Organophosphate pesticides (OPs) are widely used in farming as they are highly effective insecticides. Unfortunately a majority of OPs are also extremely hazardous to human health and the wider environment. Because of the risks posed by these insecticides there is increasing concern that their use may lead to contamination of the environment or food sources, and an urgent need for  systems to monitor and regulate their presence. Lead by Prof John Hart with support from Dr Adrian Crew, researchers from the Centre for Research in Biosciences have worked with industry colleagues, including Yorkshire Water, RHM, Uniscan Instruments, CCFRA and Gwent Electronic Materials Ltd, to develop a novel cost-effective biosensor system capable of detecting levels of OPs in samples of water and environmental samples and also in food and vegetable extracts.

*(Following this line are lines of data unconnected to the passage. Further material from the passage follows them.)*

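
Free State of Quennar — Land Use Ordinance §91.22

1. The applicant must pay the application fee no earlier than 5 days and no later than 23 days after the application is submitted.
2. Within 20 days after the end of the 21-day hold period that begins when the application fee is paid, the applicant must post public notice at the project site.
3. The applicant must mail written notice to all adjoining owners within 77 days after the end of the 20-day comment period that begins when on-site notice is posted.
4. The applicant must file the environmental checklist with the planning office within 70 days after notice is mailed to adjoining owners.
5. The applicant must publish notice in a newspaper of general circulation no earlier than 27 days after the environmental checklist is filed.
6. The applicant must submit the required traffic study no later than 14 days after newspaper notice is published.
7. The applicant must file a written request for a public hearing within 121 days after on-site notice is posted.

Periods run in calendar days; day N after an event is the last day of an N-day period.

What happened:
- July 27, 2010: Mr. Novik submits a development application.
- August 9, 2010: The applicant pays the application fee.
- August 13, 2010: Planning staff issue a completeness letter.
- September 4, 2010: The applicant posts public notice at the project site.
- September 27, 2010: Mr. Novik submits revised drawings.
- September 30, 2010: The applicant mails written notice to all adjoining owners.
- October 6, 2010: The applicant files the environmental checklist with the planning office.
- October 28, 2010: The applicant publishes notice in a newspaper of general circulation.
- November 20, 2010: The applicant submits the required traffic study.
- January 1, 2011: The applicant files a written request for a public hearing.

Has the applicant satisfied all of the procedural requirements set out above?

No

(1) the permitted window runs from July 27, 2010 + 5 = August 1, 2010 to July 27, 2010 + 23 = August 19, 2010; done August 9, 2010 — within the window.
(2) due by August 30, 2010 + 20 days = September 19, 2010; completed September 4, 2010, before the deadline.
(3) due by September 24, 2010 + 77 days = December 10, 2010; September 30, 2010 is within that limit.
(4) due by September 30, 2010 + 70 days = December 9, 2010; October 6, 2010 is within that limit.
(5) permitted from October 6, 2010 + 27 days = November 2, 2010 onward; October 28, 2010 is 5 days before the earliest permitted date.
The procedure was therefore not followed at step 5.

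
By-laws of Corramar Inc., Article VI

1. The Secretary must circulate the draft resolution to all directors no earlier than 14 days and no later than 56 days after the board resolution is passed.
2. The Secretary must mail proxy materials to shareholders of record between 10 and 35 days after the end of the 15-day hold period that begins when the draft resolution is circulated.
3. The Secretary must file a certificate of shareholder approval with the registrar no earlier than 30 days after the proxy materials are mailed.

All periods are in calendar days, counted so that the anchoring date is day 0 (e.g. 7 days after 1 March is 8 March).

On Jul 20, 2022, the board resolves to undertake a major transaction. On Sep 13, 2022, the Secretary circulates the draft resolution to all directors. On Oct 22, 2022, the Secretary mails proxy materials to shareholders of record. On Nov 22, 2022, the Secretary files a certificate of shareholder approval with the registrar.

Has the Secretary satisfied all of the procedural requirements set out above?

Yes

Step 1: the window is 14–56 days after Jul 20, 2022 (when the board resolution is passed), so Aug 3, 2022 through Sep 14, 2022; Sep 13, 2022 falls inside that range.
Step 2: the window is 10–35 days after Sep 28, 2022 (end of the 15-day hold period, which began when the draft resolution is circulated on Sep 13, 2022), so Oct 8, 2022 through Nov 2, 2022; done Oct 22, 2022 — within the window.
Step 3: the earliest permitted date is 30 days after Oct 22, 2022 (when the proxy materials are mailed), i.e. Nov 21, 2022; Nov 22, 2022 is on or after that date.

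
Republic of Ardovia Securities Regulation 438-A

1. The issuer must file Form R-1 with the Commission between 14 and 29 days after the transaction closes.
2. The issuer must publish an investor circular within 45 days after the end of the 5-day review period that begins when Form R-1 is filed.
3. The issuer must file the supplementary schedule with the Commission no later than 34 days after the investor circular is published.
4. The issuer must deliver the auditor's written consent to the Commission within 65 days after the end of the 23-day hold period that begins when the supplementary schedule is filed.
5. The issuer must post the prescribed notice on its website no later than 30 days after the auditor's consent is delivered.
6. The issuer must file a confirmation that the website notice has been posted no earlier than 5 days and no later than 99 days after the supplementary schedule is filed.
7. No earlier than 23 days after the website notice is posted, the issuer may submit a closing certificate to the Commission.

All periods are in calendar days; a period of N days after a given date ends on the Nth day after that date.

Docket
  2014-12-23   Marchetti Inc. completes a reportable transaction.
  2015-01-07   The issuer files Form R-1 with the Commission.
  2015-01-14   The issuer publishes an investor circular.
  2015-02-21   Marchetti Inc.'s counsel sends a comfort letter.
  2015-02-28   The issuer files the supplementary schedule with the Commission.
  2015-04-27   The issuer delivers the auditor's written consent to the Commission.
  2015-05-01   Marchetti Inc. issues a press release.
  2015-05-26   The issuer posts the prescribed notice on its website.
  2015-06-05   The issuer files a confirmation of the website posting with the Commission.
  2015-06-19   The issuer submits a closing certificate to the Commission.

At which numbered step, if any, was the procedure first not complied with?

Step 1: the window is 14–29 days after 2014-12-23 (when the transaction closes), so 2015-01-06 through 2015-01-21; 2015-01-07 falls inside that range.
Step 2: 45 days after 2015-01-12 (end of the 5-day review period, which began when Form R-1 is filed on 2015-01-07) is 2015-02-26; 2015-01-14 is within that limit.
Step 3: 34 days after 2015-01-14 (when the investor circular is published) is 2015-02-17; done 2015-02-28 — 11 days late.
The analysis stops there.

Step 3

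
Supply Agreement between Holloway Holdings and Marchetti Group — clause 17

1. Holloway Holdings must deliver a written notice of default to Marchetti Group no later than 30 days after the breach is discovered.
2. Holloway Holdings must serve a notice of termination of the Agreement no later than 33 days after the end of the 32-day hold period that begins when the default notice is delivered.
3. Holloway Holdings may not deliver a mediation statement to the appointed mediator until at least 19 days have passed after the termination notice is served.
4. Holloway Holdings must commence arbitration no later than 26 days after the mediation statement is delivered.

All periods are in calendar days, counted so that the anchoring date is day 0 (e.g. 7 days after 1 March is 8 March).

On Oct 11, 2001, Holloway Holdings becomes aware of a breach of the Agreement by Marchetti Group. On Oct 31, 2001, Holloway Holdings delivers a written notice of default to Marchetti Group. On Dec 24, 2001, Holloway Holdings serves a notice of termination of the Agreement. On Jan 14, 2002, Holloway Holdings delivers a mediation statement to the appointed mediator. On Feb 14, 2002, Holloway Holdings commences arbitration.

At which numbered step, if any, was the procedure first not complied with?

Step 4

(1) due by Oct 11, 2001 + 30 days = Nov 10, 2001; completed Oct 31, 2001, before the deadline.
(2) due by Dec 2, 2001 + 33 days = Jan 4, 2002; Dec 24, 2001 is within that limit.
(3) permitted from Dec 24, 2001 + 19 days = Jan 12, 2002 onward; done Jan 14, 2002, after the minimum wait.
(4) due by Jan 14, 2002 + 26 days = Feb 9, 2002; done Feb 14, 2002 — 5 days late.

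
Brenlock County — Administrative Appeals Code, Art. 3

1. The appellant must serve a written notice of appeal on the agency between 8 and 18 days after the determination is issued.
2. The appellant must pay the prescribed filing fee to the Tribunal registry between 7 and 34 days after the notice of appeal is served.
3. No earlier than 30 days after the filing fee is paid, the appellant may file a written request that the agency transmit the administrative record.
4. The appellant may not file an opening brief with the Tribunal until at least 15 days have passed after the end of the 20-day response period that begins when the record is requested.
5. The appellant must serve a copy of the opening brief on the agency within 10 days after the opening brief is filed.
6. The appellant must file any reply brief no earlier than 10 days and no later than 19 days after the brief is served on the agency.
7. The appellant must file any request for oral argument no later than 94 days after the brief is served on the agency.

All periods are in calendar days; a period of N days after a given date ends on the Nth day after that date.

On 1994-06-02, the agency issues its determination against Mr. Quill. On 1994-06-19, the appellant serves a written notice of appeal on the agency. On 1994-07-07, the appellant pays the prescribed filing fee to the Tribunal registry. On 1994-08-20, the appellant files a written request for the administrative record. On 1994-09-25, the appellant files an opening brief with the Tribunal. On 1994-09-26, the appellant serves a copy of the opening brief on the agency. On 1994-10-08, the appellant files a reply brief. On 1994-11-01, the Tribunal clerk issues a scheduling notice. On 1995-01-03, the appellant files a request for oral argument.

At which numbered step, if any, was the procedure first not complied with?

Step 1: the window is 8–18 days after 1994-06-02 (when the determination is issued), so 1994-06-10 through 1994-06-20; done 1994-06-19 — within the window.
Step 2: the window is 7–34 days after 1994-06-19 (when the notice of appeal is served), so 1994-06-26 through 1994-07-23; 1994-07-07 falls inside that range.
Step 3: the earliest permitted date is 30 days after 1994-07-07 (when the filing fee is paid), i.e. 1994-08-06; done 1994-08-20 — permitted.
Step 4: the earliest permitted date is 15 days after 1994-09-09 (end of the 20-day response period, which began when the record is requested on 1994-08-20), i.e. 1994-09-24; 1994-09-25 is on or after that date.
Step 5: 10 days after 1994-09-25 (when the opening brief is filed) is 1994-10-05; completed 1994-09-26, before the deadline.
Step 6: the window is 10–19 days after 1994-09-26 (when the brief is served on the agency), so 1994-10-06 through 1994-10-15; done 1994-10-08 — within the window.
Step 7: 94 days after 1994-09-26 (when the brief is served on the agency) is 1994-12-29; 1995-01-03 misses that deadline by 5 days.
No need to go further; step 7 was not satisfied.

Step 7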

This is the first time a detection system using disposable arrays of screen-printed amperometric biosensors in a portable automated system has been successfully used to identify and measure multiple OPs in food or environmental samples. The novel system was tested successfully for rapid analysis in the field without involving any sample pretreatment and powered simply by plugging it into the lighter socket of the car. Previously, such samples could only be analysed in a laboratory by specialist personnel resulting in delays and potentially degraded samples.

It’s envisaged that the system could be used as a rapid detection system for the early warning of food or water contamination by OPs thereby allowing an opportunity to control a contamination event before it can escalate in scale. Speaking about the project Dr Adrian Crew said, "This is an excellent example of how novel sensor technology developed by CRIB can be used to meet the present and predicted future demands from commercial and legislative organisations. We now hope to further evaluate and develop the sensor system to produce a commercially exploitable product that could be used by industry and regulatory authorities".